The men down in the valley were throwing a lot of lead up here, but nothing compared to what they had been doing with the Gatling. Frank figured this was just covering fire so they could move the rapid-firer. When he edged his head up for a look during a lull in the shooting, he saw that he was right.

The Gatling gun was gone.

A few more shots blasted, but they trailed away, to be replaced by the sound of horses moving off through the trees. The attackers were cutting their losses and lighting a shuck before they lost too many men to the unexpected resistance they had encountered.

Unless they were pulling some sort of trick, Frank reminded himself. He would have to give it some time before he decided about that.

The sun had climbed high in the sky by now, although it was still morning. The temperature had risen as well. It was actually getting hot up here on the rimrock. Frank sleeved sweat off his forehead, then leaned forward suddenly as he squinted into the distance.

Movement had caught his eye. As he watched, a whole line of men on horseback came into view heading east, away from the canyon. They were probably half a mile down the valley, Frank judged. Some of the men were leading what appeared to be pack mules.

His earlier hunch was right. They were leaving.

“Salty! Meg!” he called down to his friends. “The two of you all right?”

“We’re fine!” Meg shouted up to him. “What about you?”

“Yeah. I’m coming down. They’re gone!”

Before he started the descent, he looked across the canyon at the other side of the rimrock. The man he had seen there earlier was gone. Frank had never gotten a good look at him, and he couldn’t help but wonder where the hombre was now.

He could try to figure that out later. Right now, he wanted to get down from this rocky perch.

Climbing down was harder than getting up there, and by the time he reached the ground he was winded. Carrying the rifle, he walked across the canyon toward Salty and Meg, who were standing beside the log barricade. The logs had suffered a lot of damage during the attack, but they had done their job.

“What happened to that other fella?” Salty asked as Frank came up to them.

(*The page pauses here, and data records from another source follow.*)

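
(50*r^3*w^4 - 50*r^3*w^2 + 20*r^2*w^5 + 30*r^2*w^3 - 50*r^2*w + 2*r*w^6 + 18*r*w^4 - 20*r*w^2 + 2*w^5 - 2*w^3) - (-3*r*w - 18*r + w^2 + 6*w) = 50*r^3*w^4 - 50*r^3*w^2 + 20*r^2*w^5 + 30*r^2*w^3 - 50*r^2*w + 2*r*w^6 + 18*r*w^4 - 20*r*w^2 + 3*r*w + 18*r + 2*w^5 - 2*w^3 - w^2 - 6*w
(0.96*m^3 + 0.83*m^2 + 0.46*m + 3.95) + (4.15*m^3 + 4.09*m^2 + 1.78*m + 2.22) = 5.11*m^3 + 4.92*m^2 + 2.24*m + 6.17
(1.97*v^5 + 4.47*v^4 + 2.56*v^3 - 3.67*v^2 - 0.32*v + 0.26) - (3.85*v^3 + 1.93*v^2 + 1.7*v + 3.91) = 1.97*v^5 + 4.47*v^4 - 1.29*v^3 - 5.6*v^2 - 2.02*v - 3.65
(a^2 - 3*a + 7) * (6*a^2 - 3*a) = 6*a^4 - 21*a^3 + 51*a^2 - 21*a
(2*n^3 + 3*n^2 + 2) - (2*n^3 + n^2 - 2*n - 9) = 2*n^2 + 2*n + 11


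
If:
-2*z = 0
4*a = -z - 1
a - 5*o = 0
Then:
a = -1/4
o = -1/20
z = 0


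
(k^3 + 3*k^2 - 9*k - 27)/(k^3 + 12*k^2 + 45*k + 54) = (k - 3)/(k + 6)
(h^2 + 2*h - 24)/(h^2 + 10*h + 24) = (h - 4)/(h + 4)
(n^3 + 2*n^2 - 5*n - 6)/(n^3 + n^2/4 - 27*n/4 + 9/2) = 4*(n + 1)/(4*n - 3)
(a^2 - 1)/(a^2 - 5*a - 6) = (a - 1)/(a - 6)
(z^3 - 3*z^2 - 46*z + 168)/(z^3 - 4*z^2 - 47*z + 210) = (z - 4)/(z - 5)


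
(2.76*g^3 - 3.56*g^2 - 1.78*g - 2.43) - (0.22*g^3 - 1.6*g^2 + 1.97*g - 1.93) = 2.54*g^3 - 1.96*g^2 - 3.75*g - 0.5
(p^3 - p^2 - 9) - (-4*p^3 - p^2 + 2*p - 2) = 5*p^3 - 2*p - 7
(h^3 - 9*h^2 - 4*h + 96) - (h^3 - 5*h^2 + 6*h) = -4*h^2 - 10*h + 96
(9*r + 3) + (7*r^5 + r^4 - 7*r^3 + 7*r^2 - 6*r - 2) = 7*r^5 + r^4 - 7*r^3 + 7*r^2 + 3*r + 1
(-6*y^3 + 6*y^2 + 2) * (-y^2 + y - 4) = 6*y^5 - 12*y^4 + 30*y^3 - 26*y^2 + 2*y - 8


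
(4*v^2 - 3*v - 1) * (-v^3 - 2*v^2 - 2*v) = -4*v^5 - 5*v^4 - v^3 + 8*v^2 + 2*v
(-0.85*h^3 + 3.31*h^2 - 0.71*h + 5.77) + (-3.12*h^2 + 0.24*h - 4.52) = -0.85*h^3 + 0.19*h^2 - 0.47*h + 1.25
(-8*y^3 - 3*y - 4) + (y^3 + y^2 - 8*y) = -7*y^3 + y^2 - 11*y - 4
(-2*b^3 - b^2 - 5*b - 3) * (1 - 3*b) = 6*b^4 + b^3 + 14*b^2 + 4*b - 3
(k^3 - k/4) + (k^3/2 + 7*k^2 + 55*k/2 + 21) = 3*k^3/2 + 7*k^2 + 109*k/4 + 21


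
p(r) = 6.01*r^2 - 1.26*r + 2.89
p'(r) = 12.02*r - 1.26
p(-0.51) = 5.10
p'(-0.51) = -7.39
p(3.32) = 64.95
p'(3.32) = 38.65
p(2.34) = 32.85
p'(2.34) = 26.87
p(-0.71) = 6.81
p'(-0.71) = -9.79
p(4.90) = 141.02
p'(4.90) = 57.64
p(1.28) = 11.12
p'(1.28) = 14.13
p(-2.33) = 38.45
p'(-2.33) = -29.27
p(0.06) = 2.84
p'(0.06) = -0.54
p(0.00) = 2.89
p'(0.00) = -1.26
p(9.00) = 478.36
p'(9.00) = 106.92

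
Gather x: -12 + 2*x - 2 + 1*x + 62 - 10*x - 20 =28 - 7*x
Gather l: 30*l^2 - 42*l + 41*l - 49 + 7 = 30*l^2 - l - 42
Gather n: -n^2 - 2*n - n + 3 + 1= -n^2 - 3*n + 4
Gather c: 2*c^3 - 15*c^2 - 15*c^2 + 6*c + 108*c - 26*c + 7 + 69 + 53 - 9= 2*c^3 - 30*c^2 + 88*c + 120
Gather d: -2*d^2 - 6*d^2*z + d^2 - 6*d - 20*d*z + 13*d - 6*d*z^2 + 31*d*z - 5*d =d^2*(-6*z - 1) + d*(-6*z^2 + 11*z + 2)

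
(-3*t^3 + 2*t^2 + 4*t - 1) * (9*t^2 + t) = -27*t^5 + 15*t^4 + 38*t^3 - 5*t^2 - t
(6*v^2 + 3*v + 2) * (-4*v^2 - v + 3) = -24*v^4 - 18*v^3 + 7*v^2 + 7*v + 6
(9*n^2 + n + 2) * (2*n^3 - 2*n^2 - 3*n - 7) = 18*n^5 - 16*n^4 - 25*n^3 - 70*n^2 - 13*n - 14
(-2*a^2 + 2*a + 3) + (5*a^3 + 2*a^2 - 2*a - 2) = 5*a^3 + 1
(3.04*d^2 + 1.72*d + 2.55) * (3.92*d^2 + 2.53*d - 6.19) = 11.9168*d^4 + 14.4336*d^3 - 4.47*d^2 - 4.1953*d - 15.7845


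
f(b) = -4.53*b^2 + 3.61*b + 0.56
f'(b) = 3.61 - 9.06*b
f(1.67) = -6.05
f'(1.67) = -11.52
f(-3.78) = -77.81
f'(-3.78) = 37.86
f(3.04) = -30.33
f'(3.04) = -23.93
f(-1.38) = -13.05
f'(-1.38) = 16.11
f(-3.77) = -77.43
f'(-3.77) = 37.77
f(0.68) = 0.92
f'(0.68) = -2.55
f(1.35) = -2.82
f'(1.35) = -8.62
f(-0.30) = -0.93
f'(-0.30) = 6.33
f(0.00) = 0.56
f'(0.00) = 3.61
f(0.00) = 0.56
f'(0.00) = 3.61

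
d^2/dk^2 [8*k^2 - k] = 16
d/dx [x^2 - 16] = 2*x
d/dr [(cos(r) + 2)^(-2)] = 2*sin(r)/(cos(r) + 2)^3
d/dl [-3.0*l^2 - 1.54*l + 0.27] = -6.0*l - 1.54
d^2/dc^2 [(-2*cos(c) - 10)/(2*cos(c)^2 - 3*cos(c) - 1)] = 2*(-36*sin(c)^4*cos(c) - 86*sin(c)^4 + 134*sin(c)^2 - 175*cos(c)/2 + 27*cos(3*c)/2 + 2*cos(5*c) + 56)/(2*sin(c)^2 + 3*cos(c) - 1)^3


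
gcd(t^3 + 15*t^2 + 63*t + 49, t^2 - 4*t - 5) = t + 1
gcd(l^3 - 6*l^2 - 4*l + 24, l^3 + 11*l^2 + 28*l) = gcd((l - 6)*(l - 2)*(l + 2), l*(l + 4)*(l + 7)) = 1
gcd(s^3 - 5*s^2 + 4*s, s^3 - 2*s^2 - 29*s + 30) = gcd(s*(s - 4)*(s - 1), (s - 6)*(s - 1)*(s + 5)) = s - 1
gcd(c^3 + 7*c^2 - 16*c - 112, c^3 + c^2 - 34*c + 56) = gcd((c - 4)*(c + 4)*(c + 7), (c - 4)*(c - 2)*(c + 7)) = c^2 + 3*c - 28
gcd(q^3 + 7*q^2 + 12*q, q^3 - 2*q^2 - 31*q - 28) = q + 4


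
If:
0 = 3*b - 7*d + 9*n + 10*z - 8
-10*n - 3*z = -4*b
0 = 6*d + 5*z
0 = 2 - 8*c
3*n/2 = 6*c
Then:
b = 466/217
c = 1/4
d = 85/217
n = 1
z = -102/217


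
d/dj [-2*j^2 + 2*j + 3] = 2 - 4*j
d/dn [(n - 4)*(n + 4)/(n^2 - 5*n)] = (-5*n^2 + 32*n - 80)/(n^2*(n^2 - 10*n + 25))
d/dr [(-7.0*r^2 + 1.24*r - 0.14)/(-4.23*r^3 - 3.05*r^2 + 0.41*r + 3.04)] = (-29.61*r^4 + 10.4904*r^3 - 0.864599999999999*r^2 - 43.414*r + 3.827)/(17.8929*r^6 + 25.803*r^5 + 5.8339*r^4 - 28.2194*r^3 - 18.3759*r^2 + 2.4928*r + 9.2416)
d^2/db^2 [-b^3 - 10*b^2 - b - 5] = -6*b - 20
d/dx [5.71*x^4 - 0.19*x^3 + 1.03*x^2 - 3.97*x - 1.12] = 22.84*x^3 - 0.57*x^2 + 2.06*x - 3.97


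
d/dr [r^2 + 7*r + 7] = 2*r + 7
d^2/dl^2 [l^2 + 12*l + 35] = 2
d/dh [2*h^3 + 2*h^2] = 2*h*(3*h + 2)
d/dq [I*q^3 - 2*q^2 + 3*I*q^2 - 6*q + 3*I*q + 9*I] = 3*I*q^2 + q*(-4 + 6*I) - 6 + 3*I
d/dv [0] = 0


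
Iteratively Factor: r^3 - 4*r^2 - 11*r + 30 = (r - 2)*(r^2 - 2*r - 15) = (r - 2)*(r + 3)*(r - 5)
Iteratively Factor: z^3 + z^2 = (z + 1)*(z^2) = z*(z + 1)*(z)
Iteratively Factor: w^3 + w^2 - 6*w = (w - 2)*(w^2 + 3*w) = (w - 2)*(w + 3)*(w)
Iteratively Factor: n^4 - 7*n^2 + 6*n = (n - 1)*(n^3 + n^2 - 6*n) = (n - 1)*(n + 3)*(n^2 - 2*n) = (n - 2)*(n - 1)*(n + 3)*(n)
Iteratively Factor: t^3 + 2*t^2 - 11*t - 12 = (t + 4)*(t^2 - 2*t - 3) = (t + 1)*(t + 4)*(t - 3)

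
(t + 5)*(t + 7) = t^2 + 12*t + 35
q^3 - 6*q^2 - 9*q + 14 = (q - 7)*(q - 1)*(q + 2)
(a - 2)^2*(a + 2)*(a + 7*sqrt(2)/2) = a^4 - 2*a^3 + 7*sqrt(2)*a^3/2 - 7*sqrt(2)*a^2 - 4*a^2 - 14*sqrt(2)*a + 8*a + 28*sqrt(2)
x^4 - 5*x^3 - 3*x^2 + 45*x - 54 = (x - 3)^2*(x - 2)*(x + 3)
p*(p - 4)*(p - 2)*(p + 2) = p^4 - 4*p^3 - 4*p^2 + 16*p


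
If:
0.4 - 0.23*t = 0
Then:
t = 1.74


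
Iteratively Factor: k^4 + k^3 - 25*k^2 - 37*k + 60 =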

“Don’t know,” Frank replied with a shake of his head. “I lost sight of him, but he’s got to still be around somewhere close by.” He nodded toward Salty’s wounded limb. “How’s the arm?”

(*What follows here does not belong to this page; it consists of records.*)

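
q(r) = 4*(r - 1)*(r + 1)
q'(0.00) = 0.00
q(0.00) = -4.00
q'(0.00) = 0.00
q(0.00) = -4.00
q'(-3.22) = -25.76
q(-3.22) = 37.47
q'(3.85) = 30.80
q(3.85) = 55.29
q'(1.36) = 10.88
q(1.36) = 3.40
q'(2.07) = 16.56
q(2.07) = 13.14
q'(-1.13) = -9.04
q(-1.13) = 1.11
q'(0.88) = 7.04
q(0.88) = -0.90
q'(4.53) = 36.24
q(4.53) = 78.08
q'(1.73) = 13.84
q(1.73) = 7.97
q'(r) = 8*r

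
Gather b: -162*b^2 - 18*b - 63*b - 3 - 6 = -162*b^2 - 81*b - 9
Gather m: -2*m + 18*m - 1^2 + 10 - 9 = 16*m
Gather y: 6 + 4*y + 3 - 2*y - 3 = 2*y + 6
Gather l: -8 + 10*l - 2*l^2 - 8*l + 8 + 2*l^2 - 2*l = 0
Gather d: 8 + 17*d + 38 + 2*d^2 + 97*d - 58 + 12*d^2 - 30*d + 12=14*d^2 + 84*d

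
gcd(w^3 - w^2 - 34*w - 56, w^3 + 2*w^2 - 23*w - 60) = w + 4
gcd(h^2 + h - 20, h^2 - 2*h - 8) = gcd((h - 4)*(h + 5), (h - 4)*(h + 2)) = h - 4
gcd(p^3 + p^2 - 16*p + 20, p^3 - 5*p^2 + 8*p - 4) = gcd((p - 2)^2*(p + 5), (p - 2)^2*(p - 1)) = p^2 - 4*p + 4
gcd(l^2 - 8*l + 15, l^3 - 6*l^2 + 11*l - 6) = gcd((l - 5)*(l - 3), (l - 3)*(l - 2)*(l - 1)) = l - 3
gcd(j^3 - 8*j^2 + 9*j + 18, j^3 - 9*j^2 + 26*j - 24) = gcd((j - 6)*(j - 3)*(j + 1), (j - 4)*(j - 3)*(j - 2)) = j - 3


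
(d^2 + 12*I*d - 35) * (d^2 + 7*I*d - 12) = d^4 + 19*I*d^3 - 131*d^2 - 389*I*d + 420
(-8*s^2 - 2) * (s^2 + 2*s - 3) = -8*s^4 - 16*s^3 + 22*s^2 - 4*s + 6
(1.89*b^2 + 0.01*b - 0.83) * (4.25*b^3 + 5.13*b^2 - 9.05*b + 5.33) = 8.0325*b^5 + 9.7382*b^4 - 20.5807*b^3 + 5.7253*b^2 + 7.5648*b - 4.4239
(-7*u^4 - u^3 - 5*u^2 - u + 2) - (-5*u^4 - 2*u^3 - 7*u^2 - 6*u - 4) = -2*u^4 + u^3 + 2*u^2 + 5*u + 6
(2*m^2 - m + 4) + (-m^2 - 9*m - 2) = m^2 - 10*m + 2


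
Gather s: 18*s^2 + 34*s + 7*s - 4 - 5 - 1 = 18*s^2 + 41*s - 10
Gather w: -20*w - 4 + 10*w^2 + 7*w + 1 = 10*w^2 - 13*w - 3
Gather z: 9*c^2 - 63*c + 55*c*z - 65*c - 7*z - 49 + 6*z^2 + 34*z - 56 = 9*c^2 - 128*c + 6*z^2 + z*(55*c + 27) - 105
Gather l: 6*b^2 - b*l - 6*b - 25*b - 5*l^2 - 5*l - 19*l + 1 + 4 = 6*b^2 - 31*b - 5*l^2 + l*(-b - 24) + 5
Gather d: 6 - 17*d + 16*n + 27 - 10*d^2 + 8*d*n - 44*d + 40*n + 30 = -10*d^2 + d*(8*n - 61) + 56*n + 63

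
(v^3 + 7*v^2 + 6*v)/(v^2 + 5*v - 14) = v*(v^2 + 7*v + 6)/(v^2 + 5*v - 14)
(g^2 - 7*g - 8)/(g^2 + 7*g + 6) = (g - 8)/(g + 6)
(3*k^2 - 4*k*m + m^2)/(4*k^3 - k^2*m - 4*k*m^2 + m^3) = (3*k - m)/(4*k^2 + 3*k*m - m^2)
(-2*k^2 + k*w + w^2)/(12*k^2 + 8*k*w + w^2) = (-k + w)/(6*k + w)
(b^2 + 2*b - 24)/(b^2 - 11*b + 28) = (b + 6)/(b - 7)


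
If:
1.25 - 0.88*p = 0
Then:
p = 1.42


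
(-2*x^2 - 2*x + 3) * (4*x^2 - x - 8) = -8*x^4 - 6*x^3 + 30*x^2 + 13*x - 24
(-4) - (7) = -11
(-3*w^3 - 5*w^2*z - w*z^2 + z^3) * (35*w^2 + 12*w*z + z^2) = -105*w^5 - 211*w^4*z - 98*w^3*z^2 + 18*w^2*z^3 + 11*w*z^4 + z^5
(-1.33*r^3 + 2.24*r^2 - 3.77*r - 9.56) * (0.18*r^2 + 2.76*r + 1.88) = -0.2394*r^5 - 3.2676*r^4 + 3.0034*r^3 - 7.9148*r^2 - 33.4732*r - 17.9728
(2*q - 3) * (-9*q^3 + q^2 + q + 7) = -18*q^4 + 29*q^3 - q^2 + 11*q - 21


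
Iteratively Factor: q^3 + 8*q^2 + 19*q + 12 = (q + 3)*(q^2 + 5*q + 4) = (q + 1)*(q + 3)*(q + 4)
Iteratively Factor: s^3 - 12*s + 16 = (s + 4)*(s^2 - 4*s + 4) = (s - 2)*(s + 4)*(s - 2)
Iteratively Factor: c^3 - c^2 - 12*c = (c + 3)*(c^2 - 4*c) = (c - 4)*(c + 3)*(c)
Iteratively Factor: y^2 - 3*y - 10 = (y + 2)*(y - 5)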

“Aches a mite, but it’ll be fine.”

“How about you?” Frank asked Meg. “Are you hurt?”

“Well, my ears are still ringing a little from all that racket, but other than that I don’t have any complaints,” she told him, returning his smile.

Salty asked, “What’re we gonna do now?”

Frank grew solemn. “I’d like to go after that bunch. I don’t much cotton to being shot at, so I reckon they’ve got a whole heap of marks chalked up against them right now.”

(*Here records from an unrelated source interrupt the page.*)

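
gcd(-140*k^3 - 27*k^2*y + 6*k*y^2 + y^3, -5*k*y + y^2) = -5*k + y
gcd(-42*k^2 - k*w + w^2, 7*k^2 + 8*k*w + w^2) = 1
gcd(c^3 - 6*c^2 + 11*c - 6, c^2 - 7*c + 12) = c - 3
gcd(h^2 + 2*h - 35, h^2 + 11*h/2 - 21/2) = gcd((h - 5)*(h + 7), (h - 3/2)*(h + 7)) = h + 7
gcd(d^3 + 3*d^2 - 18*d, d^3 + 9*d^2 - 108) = d^2 + 3*d - 18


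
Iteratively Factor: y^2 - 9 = (y + 3)*(y - 3)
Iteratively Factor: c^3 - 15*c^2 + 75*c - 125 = (c - 5)*(c^2 - 10*c + 25) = (c - 5)^2*(c - 5)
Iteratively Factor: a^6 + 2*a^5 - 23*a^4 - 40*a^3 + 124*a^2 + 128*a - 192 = (a - 2)*(a^5 + 4*a^4 - 15*a^3 - 70*a^2 - 16*a + 96) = (a - 2)*(a - 1)*(a^4 + 5*a^3 - 10*a^2 - 80*a - 96) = (a - 2)*(a - 1)*(a + 4)*(a^3 + a^2 - 14*a - 24) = (a - 2)*(a - 1)*(a + 2)*(a + 4)*(a^2 - a - 12) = (a - 4)*(a - 2)*(a - 1)*(a + 2)*(a + 4)*(a + 3)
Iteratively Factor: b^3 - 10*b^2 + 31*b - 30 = (b - 5)*(b^2 - 5*b + 6) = (b - 5)*(b - 2)*(b - 3)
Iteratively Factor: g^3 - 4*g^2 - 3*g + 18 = (g - 3)*(g^2 - g - 6) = (g - 3)*(g + 2)*(g - 3)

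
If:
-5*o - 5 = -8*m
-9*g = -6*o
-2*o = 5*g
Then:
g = 0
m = 5/8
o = 0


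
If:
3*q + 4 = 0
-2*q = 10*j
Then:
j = 4/15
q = -4/3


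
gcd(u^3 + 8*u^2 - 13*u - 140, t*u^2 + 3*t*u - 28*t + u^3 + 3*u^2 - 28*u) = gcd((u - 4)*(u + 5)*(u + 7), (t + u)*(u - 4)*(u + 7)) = u^2 + 3*u - 28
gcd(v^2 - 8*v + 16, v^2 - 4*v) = v - 4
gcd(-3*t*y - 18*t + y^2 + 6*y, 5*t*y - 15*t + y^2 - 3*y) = 1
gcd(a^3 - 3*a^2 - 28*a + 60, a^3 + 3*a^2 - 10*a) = a^2 + 3*a - 10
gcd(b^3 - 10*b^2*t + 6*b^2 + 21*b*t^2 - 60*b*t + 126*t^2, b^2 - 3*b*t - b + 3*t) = -b + 3*t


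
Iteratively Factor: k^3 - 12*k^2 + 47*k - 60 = (k - 3)*(k^2 - 9*k + 20) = (k - 4)*(k - 3)*(k - 5)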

“Dang right,” Salty agreed with an emphatic nod. “Besides, if what we was sayin’ earlier is right, there’s a chance Palmer is with ‘em, and I still got a score to settle with that polecat.”

Frank looked at Meg. “What do you say?”

“I say I don’t like being shot at, either,” she answered.

“You know the odds are against us. We downed a few of them, but they still outnumber us.”

“And they got them devil guns,” Salty said. “But I vote we go after ‘em anyway.”

Meg nodded again, and Frank said, “I reckon it’s settled then—”

The sound of hoofbeats nearby made him turn toward the brush piled in front of the canyon. It had been shot up so much by the Gatling gun that it wasn’t much of a barrier anymore. They could see the rider reining in there. Frank covered the man as he swung down from the saddle and pushed through the branches into the canyon.

“Howdy,” the stranger said with a friendly grin. “Looks like you folks are all right. I’m glad to see that.”

“Well, I’ll swan,” Salty said in surprise. “What circus did you escape from, mister?”